Smartmatic had two technical support personnel at the Taguig mock polls in Marharlika elementary school. During the period when the machine had stopped accepting ballots, one of them was constantly on the phone reporting what had happened and getting instructions on how to solve the problem. However, at one point when the waiting seemed too long, one of the Comelec officials insisted that the intended spare precinct count optical scanner (PCOS) machine be used saying, "kawawa naman ang mga botante" because the voters had waited long enough.

After an hour's wait and to the delight of the voters, the machine finally accepted their ballots. But of the 50, three were rejected.

The eight copies of the election returns were then printed out and voters and watchers carefully examined the printed results. Then the results were electronically transmitted through the mobile phone provider, to the Comelec central server in Intramuros, the board of canvassers in Taguig, and to the common server for the political parties and the citizens' arm in Pius XII compound in Paco in Manila.

Sharing the learning

It would certainly be good for the Comelec to be upfront about the challenges and issues that they faced during the mock elections, especially the ones encountered in Taguig and in other places. An explanation on what had caused the problem, and what is an "ambiguous marking" and how it should be prevented or avoided are important information for the public.

Comelec should also inform the public of the instances that ballots were rejected.  A rate of 6 percent is very high. This or even smaller numbers could mean winning or losing as seen in previous elections both at the local and national levels.

They should also assess the quality of the response of Smartmatic and the time it took to resolve the issues. Comelec should also require the contractor to commit to a maximum response time and report issues and their responses in real-time and in an orderly fashion.
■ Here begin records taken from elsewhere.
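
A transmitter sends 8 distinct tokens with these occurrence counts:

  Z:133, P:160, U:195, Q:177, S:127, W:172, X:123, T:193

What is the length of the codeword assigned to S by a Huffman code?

3

Build the tree from the bottom:
merge X(123) and S(127): 250
merge Z(133) and P(160): 293
merge W(172) and Q(177): 349
merge T(193) and U(195): 388
merge 250 and 293: 543
merge 349 and 388: 737
merge 543 and 737: 1280
S sits 3 levels below the root, so its codeword is 3 bits.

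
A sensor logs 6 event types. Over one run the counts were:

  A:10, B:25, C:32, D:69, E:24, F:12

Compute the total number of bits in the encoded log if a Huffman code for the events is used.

Merge the two smallest weights repeatedly:
merge A(10) and F(12): 22
merge 22 and E(24): 46
merge B(25) and C(32): 57
merge 46 and 57: 103
merge D(69) and 103: 172
Total encoded bits = sum of merged weights = 22 + 46 + 57 + 103 + 172 = 400.

400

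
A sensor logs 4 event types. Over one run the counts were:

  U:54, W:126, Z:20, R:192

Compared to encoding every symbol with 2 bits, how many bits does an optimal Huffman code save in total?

Fixed-length: 2 bits × 392 symbols = 784 bits.
Huffman merges:
merge Z(20) and U(54): 74
merge 74 and W(126): 200
merge R(192) and 200: 392
Huffman total = 74 + 200 + 392 = 666 bits.
Saving = 784 − 666 = 118 bits.

118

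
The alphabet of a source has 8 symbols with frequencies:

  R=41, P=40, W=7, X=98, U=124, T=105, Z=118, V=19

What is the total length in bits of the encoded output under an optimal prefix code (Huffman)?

Greedily combine the two least-frequent nodes:
merge W(7) and V(19): 26
merge 26 and P(40): 66
merge R(41) and 66: 107
merge X(98) and T(105): 203
merge 107 and Z(118): 225
merge U(124) and 203: 327
merge 225 and 327: 552
Total encoded bits = sum of merged weights = 26 + 66 + 107 + 203 + 225 + 327 + 552 = 1506.

1506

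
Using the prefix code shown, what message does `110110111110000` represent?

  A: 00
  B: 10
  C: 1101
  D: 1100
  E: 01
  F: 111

Read left to right; each codeword is recognised as soon as it completes (prefix code):
  1101→C | 10→B | 111→F | 1100→D | 00→A
Decoded message: CBFDA

CBFDA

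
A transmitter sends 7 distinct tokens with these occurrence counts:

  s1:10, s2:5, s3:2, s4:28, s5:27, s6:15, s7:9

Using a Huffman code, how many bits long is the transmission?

Greedily combine the two least-frequent nodes:
combine s3(2), s2(5) → 7
combine 7, s7(9) → 16
combine s1(10), s6(15) → 25
combine 16, 25 → 41
combine s5(27), s4(28) → 55
combine 41, 55 → 96
Each symbol's bit-cost is frequency × depth; summing gives 240 bits (equivalently 7 + 16 + 25 + 41 + 55 + 96).

240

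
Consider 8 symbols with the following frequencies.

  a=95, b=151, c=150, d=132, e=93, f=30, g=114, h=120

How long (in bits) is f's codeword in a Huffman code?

Build the tree from the bottom:
f(30) + e(93) → 123
a(95) + g(114) → 209
h(120) + 123 → 243
d(132) + c(150) → 282
b(151) + 209 → 360
243 + 282 → 525
360 + 525 → 885
f sits 4 levels below the root, so its codeword is 4 bits.

4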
If Comelec plans to put up control center, it would have to track and receive, among others, these and all information related to the deployment of the resources of Smartmatic in ensuring that the machines will work as specified.

Unless it is a deliberate attempt to sabotage the elections, it is not acceptable to blame voters for a machine malfunction because they had marked the ballot wrongly. In fact a wrong marking should never cause a glitch.  A member of the Comelec team interviewed after the mock polls drifted the blame to the voters and insisting that they should learn the proper way of marking their vote.
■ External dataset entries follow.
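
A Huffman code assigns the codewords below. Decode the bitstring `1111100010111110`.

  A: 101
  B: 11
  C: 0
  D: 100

Read left to right; each codeword is recognised as soon as it completes (prefix code):
  11→B | 11→B | 100→D | 0→C | 101→A | 11→B | 11→B | 0→C
Decoded message: BBDCABBC

BBDCABBC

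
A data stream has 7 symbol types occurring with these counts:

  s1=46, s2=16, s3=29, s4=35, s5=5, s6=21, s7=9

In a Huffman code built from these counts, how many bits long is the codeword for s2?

Repeatedly merge the two smallest:
s5(5) + s7(9) → 14
14 + s2(16) → 30
s6(21) + s3(29) → 50
30 + s4(35) → 65
s1(46) + 50 → 96
65 + 96 → 161
s2's leaf is at depth 3, giving a 3-bit codeword.

3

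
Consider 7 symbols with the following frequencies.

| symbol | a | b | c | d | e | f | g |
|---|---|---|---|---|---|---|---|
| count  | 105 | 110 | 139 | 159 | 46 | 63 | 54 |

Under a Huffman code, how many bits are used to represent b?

3

Repeatedly merge the two smallest:
merge e(46) and g(54): 100
merge f(63) and 100: 163
merge a(105) and b(110): 215
merge c(139) and d(159): 298
merge 163 and 215: 378
merge 298 and 378: 676
The subtree containing b is merged 3 times, so code length = 3.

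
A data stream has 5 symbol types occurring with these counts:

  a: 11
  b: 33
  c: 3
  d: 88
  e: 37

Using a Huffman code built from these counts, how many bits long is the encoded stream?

317

Build the Huffman tree bottom-up:
merge c(3) and a(11): 14
merge 14 and b(33): 47
merge e(37) and 47: 84
merge 84 and d(88): 172
Each symbol's bit-cost is frequency × depth; summing gives 317 bits (equivalently 14 + 47 + 84 + 172).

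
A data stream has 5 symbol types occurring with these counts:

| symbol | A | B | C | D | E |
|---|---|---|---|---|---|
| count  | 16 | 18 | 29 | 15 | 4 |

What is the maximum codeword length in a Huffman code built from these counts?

3

Merge the two lowest-weight nodes at each step:
E(4) + D(15) → 19
A(16) + B(18) → 34
19 + C(29) → 48
34 + 48 → 82
The rarest symbols sit at the bottom; the longest codeword is 3 bits.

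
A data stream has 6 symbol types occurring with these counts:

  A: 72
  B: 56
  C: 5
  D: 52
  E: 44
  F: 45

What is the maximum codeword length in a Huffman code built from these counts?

Merge the two lowest-weight nodes at each step:
combine C(5), E(44) → 49
combine F(45), 49 → 94
combine D(52), B(56) → 108
combine A(72), 94 → 166
combine 108, 166 → 274
The first pair merged (C, E) ends up deepest, at depth 4.

4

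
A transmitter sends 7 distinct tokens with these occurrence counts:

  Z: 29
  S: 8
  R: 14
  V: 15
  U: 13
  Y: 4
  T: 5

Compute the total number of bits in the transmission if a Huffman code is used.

Merge the two smallest weights repeatedly:
Y(4) + T(5) → 9
S(8) + 9 → 17
U(13) + R(14) → 27
V(15) + 17 → 32
27 + Z(29) → 56
32 + 56 → 88
Each symbol's bit-cost is frequency × depth; summing gives 229 bits (equivalently 9 + 17 + 27 + 32 + 56 + 88).

229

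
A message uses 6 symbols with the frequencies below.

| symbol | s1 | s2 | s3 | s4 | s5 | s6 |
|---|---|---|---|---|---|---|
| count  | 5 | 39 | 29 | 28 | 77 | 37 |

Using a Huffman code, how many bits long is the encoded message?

Merge the two smallest weights repeatedly:
s1(5) + s4(28) → 33
s3(29) + 33 → 62
s6(37) + s2(39) → 76
62 + 76 → 138
s5(77) + 138 → 215
The encoded length is the sum of every internal node's weight: 33 + 62 + 76 + 138 + 215 = 524 bits.

524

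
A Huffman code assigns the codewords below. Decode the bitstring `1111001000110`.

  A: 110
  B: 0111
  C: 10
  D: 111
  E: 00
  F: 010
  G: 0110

Read left to right; each codeword is recognised as soon as it completes (prefix code):
  111→D | 10→C | 010→F | 00→E | 110→A
Decoded message: DCFEA

DCFEA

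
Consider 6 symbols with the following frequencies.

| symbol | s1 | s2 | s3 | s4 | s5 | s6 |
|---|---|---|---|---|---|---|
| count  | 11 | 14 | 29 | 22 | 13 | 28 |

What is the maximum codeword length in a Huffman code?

3

Merge the two lowest-weight nodes at each step:
s1(11) + s5(13) → 24
s2(14) + s4(22) → 36
24 + s6(28) → 52
s3(29) + 36 → 65
52 + 65 → 117
The first pair merged (s1, s5) ends up deepest, at depth 3.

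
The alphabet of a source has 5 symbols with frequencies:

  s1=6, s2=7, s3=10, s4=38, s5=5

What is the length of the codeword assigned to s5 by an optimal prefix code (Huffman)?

3

Repeatedly merge the two smallest:
s5(5) + s1(6) → 11
s2(7) + s3(10) → 17
11 + 17 → 28
28 + s4(38) → 66
s5 sits 3 levels below the root, so its codeword is 3 bits.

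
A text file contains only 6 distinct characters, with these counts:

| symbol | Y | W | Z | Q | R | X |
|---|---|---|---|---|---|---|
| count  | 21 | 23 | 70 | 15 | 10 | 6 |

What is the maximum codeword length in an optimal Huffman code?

Merge the two lowest-weight nodes at each step:
X(6) + R(10) → 16
Q(15) + 16 → 31
Y(21) + W(23) → 44
31 + 44 → 75
Z(70) + 75 → 145
Maximum depth reached is 4.

4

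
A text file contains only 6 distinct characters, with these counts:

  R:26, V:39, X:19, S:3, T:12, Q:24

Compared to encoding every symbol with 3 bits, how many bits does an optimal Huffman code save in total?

74

Fixed-length: 3 bits × 123 symbols = 369 bits.
Huffman merges:
merge S(3) and T(12): 15
merge 15 and X(19): 34
merge Q(24) and R(26): 50
merge 34 and V(39): 73
merge 50 and 73: 123
Huffman total = 15 + 34 + 50 + 73 + 123 = 295 bits.
Saving = 369 − 295 = 74 bits.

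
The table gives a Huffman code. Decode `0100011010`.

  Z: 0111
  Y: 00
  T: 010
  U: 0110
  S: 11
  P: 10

Read left to right; each codeword is recognised as soon as it completes (prefix code):
  010→T | 00→Y | 11→S | 010→T
Decoded message: TYST

TYST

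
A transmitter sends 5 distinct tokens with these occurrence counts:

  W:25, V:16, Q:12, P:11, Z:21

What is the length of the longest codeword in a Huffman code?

3

Merge the two lowest-weight nodes at each step:
combine P(11), Q(12) → 23
combine V(16), Z(21) → 37
combine 23, W(25) → 48
combine 37, 48 → 85
The rarest symbols sit at the bottom; the longest codeword is 3 bits.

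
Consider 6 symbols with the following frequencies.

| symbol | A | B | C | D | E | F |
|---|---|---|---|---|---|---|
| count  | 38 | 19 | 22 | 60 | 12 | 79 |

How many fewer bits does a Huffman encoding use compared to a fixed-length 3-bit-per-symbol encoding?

Fixed-length: 3 bits × 230 symbols = 690 bits.
Huffman merges:
merge E(12) and B(19): 31
merge C(22) and 31: 53
merge A(38) and 53: 91
merge D(60) and F(79): 139
merge 91 and 139: 230
Huffman total = 31 + 53 + 91 + 139 + 230 = 544 bits.
Saving = 690 − 544 = 146 bits.

146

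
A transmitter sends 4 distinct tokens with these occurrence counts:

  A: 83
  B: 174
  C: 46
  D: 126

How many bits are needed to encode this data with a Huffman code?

Build the Huffman tree bottom-up:
combine C(46), A(83) → 129
combine D(126), 129 → 255
combine B(174), 255 → 429
Total encoded bits = sum of merged weights = 129 + 255 + 429 = 813.

813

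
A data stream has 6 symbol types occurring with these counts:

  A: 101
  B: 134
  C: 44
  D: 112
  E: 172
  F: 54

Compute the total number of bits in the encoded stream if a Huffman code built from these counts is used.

Greedily combine the two least-frequent nodes:
merge C(44) and F(54): 98
merge 98 and A(101): 199
merge D(112) and B(134): 246
merge E(172) and 199: 371
merge 246 and 371: 617
Total encoded bits = sum of merged weights = 98 + 199 + 246 + 371 + 617 = 1531.

1531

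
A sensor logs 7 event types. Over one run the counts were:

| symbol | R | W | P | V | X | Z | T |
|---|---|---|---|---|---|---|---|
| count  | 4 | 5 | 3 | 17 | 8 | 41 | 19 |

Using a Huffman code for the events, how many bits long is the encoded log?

Merge the two smallest weights repeatedly:
combine P(3), R(4) → 7
combine W(5), 7 → 12
combine X(8), 12 → 20
combine V(17), T(19) → 36
combine 20, 36 → 56
combine Z(41), 56 → 97
Each symbol's bit-cost is frequency × depth; summing gives 228 bits (equivalently 7 + 12 + 20 + 36 + 56 + 97).

228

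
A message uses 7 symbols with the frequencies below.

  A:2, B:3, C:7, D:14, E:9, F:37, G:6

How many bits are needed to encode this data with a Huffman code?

Greedily combine the two least-frequent nodes:
A(2) + B(3) → 5
5 + G(6) → 11
C(7) + E(9) → 16
11 + D(14) → 25
16 + 25 → 41
F(37) + 41 → 78
Each symbol's bit-cost is frequency × depth; summing gives 176 bits (equivalently 5 + 11 + 16 + 25 + 41 + 78).

176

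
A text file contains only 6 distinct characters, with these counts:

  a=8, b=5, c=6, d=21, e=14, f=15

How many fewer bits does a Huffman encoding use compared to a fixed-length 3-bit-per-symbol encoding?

Fixed-length: 3 bits × 69 symbols = 207 bits.
Huffman merges:
combine b(5), c(6) → 11
combine a(8), 11 → 19
combine e(14), f(15) → 29
combine 19, d(21) → 40
combine 29, 40 → 69
Huffman total = 11 + 19 + 29 + 40 + 69 = 168 bits.
Saving = 207 − 168 = 39 bits.

39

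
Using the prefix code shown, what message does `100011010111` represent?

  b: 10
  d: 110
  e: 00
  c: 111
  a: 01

Read left to right; each codeword is recognised as soon as it completes (prefix code):
  10→b | 00→e | 110→d | 10→b | 111→c
Decoded message: bedbc

bedbc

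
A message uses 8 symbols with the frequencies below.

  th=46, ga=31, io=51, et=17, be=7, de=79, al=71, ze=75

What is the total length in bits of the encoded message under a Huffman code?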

A voter who marks his/her ballot wrongly will be penalized because the votes will not be counted.   That's the severe price to pay because other systems allow voters to correct any voting mistakes.  There is no such provision in the system that Comelec had opted for.  Unfortunately, the poor voter will pay dearly for not educating her/himself on the new process of voting.

If the machine bogs down because of an "ambiguous mark," the systems designers and programmers will have to answer for it.

Public simulation needed

In a 1,000-voter precinct (one PCOS machines for 1,000 voters), the issue that appears to be of import is voter flow management. But more fundamentally, the size and layout of the voting center, which are the public school classrooms in most cases, pose as a  more challenging constraint. A procedure that brings voters to go back-and-forth to the BEI chairperson would necessarily create a bottleneck.
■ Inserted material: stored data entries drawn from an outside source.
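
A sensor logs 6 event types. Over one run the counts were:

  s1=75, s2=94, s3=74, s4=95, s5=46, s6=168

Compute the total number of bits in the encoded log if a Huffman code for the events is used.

Build the Huffman tree bottom-up:
combine s5(46), s3(74) → 120
combine s1(75), s2(94) → 169
combine s4(95), 120 → 215
combine s6(168), 169 → 337
combine 215, 337 → 552
The encoded length is the sum of every internal node's weight: 120 + 169 + 215 + 337 + 552 = 1393 bits.

1393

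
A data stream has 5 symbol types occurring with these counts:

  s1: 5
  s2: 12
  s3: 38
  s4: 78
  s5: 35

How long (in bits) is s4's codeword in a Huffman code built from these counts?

1

Huffman merges, smallest pair first:
combine s1(5), s2(12) → 17
combine 17, s5(35) → 52
combine s3(38), 52 → 90
combine s4(78), 90 → 168
s4 is merged only at the final step, so code length = 1.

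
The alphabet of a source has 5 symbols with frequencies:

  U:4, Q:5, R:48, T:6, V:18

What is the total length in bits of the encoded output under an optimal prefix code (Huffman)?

138

Build the Huffman tree bottom-up:
merge U(4) and Q(5): 9
merge T(6) and 9: 15
merge 15 and V(18): 33
merge 33 and R(48): 81
The encoded length is the sum of every internal node's weight: 9 + 15 + 33 + 81 = 138 bits.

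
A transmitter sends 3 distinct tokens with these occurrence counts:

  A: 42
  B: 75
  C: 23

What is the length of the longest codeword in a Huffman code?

2

Merge the two lowest-weight nodes at each step:
merge C(23) and A(42): 65
merge 65 and B(75): 140
The first pair merged (C, A) ends up deepest, at depth 2.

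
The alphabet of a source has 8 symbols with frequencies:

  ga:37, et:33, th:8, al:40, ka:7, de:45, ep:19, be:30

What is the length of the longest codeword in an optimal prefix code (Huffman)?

Merge the two lowest-weight nodes at each step:
merge ka(7) and th(8): 15
merge 15 and ep(19): 34
merge be(30) and et(33): 63
merge 34 and ga(37): 71
merge al(40) and de(45): 85
merge 63 and 71: 134
merge 85 and 134: 219
The rarest symbols sit at the bottom; the longest codeword is 5 bits.

5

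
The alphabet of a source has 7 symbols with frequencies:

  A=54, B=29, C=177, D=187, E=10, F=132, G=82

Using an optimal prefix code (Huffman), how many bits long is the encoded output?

Greedily combine the two least-frequent nodes:
E(10) + B(29) → 39
39 + A(54) → 93
G(82) + 93 → 175
F(132) + 175 → 307
C(177) + D(187) → 364
307 + 364 → 671
Total encoded bits = sum of merged weights = 39 + 93 + 175 + 307 + 364 + 671 = 1649.

1649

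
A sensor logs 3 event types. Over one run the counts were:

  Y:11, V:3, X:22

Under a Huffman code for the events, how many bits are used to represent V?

2

Repeatedly merge the two smallest:
V(3) + Y(11) → 14
14 + X(22) → 36
V's leaf is at depth 2, giving a 2-bit codeword.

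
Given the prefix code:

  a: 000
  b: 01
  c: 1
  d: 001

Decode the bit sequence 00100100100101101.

ddddbcb

Read left to right; each codeword is recognised as soon as it completes (prefix code):
  001→d | 001→d | 001→d | 001→d | 01→b | 1→c | 01→b
Decoded message: ddddbcb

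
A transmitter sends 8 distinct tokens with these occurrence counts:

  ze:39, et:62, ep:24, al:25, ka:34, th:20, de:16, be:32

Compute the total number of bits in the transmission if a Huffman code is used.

730

Greedily combine the two least-frequent nodes:
de(16) + th(20) → 36
ep(24) + al(25) → 49
be(32) + ka(34) → 66
36 + ze(39) → 75
49 + et(62) → 111
66 + 75 → 141
111 + 141 → 252
The encoded length is the sum of every internal node's weight: 36 + 49 + 66 + 75 + 111 + 141 + 252 = 730 bits.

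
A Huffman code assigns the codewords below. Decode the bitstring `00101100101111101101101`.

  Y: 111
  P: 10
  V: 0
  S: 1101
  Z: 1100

Read left to right; each codeword is recognised as soon as it completes (prefix code):
  0→V | 0→V | 10→P | 1100→Z | 10→P | 111→Y | 1101→S | 10→P | 1101→S
Decoded message: VVPZPYSPS

VVPZPYSPS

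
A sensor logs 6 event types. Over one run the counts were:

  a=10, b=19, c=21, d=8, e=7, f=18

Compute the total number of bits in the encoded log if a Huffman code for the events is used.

206

Build the Huffman tree bottom-up:
merge e(7) and d(8): 15
merge a(10) and 15: 25
merge f(18) and b(19): 37
merge c(21) and 25: 46
merge 37 and 46: 83
Each symbol's bit-cost is frequency × depth; summing gives 206 bits (equivalently 15 + 25 + 37 + 46 + 83).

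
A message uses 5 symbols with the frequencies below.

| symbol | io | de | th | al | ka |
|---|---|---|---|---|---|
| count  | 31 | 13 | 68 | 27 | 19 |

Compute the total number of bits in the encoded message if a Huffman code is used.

338

Greedily combine the two least-frequent nodes:
de(13) + ka(19) → 32
al(27) + io(31) → 58
32 + 58 → 90
th(68) + 90 → 158
The encoded length is the sum of every internal node's weight: 32 + 58 + 90 + 158 = 338 bits.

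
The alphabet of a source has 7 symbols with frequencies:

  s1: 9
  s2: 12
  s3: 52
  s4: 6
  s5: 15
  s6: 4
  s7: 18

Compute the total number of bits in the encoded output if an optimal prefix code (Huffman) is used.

273

Greedily combine the two least-frequent nodes:
s6(4) + s4(6) → 10
s1(9) + 10 → 19
s2(12) + s5(15) → 27
s7(18) + 19 → 37
27 + 37 → 64
s3(52) + 64 → 116
Each symbol's bit-cost is frequency × depth; summing gives 273 bits (equivalently 10 + 19 + 27 + 37 + 64 + 116).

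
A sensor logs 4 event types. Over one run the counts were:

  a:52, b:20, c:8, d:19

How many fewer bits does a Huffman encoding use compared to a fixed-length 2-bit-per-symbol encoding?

Fixed-length: 2 bits × 99 symbols = 198 bits.
Huffman merges:
c(8) + d(19) → 27
b(20) + 27 → 47
47 + a(52) → 99
Huffman total = 27 + 47 + 99 = 173 bits.
Saving = 198 − 173 = 25 bits.

25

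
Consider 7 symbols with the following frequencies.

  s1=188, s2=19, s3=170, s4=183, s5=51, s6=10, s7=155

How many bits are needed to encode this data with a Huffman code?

1896

Merge the two smallest weights repeatedly:
combine s6(10), s2(19) → 29
combine 29, s5(51) → 80
combine 80, s7(155) → 235
combine s3(170), s4(183) → 353
combine s1(188), 235 → 423
combine 353, 423 → 776
Total encoded bits = sum of merged weights = 29 + 80 + 235 + 353 + 423 + 776 = 1896.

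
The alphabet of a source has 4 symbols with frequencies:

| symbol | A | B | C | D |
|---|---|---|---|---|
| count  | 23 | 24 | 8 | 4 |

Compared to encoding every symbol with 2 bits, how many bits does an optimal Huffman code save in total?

12

Fixed-length: 2 bits × 59 symbols = 118 bits.
Huffman merges:
combine D(4), C(8) → 12
combine 12, A(23) → 35
combine B(24), 35 → 59
Huffman total = 12 + 35 + 59 = 106 bits.
Saving = 118 − 106 = 12 bits.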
Process flow management experts, looking at the different cycle times within the voting process, will be able to compute how many voters under process would create a queue.  These are significant inputs to consider because increasing the voting hours is not necessarily the right response to ensure that 1,000 voters are able to vote within the prescribed period.  By carefully examining the internal processes, the comings and goings of voters in a polling station could be managed well.  And even when a queue appears, it would be more to bring order rather than a manifestation of an ill-designed system.

Last year the Comelec junior staff along with a process-flow expert conducted extensive experiments. Their study apparently had yielded valuable data that could inform polling station preparation, voter flow management and voting process design.  Many school principals and BEI members assigned in multi-storey voting centers in the urban areas where voters are in their thousands could very well benefit from that study.

Voter flow management was never apparent in a 200-voter precinct. Now it seems that this needs to be seriously looked into.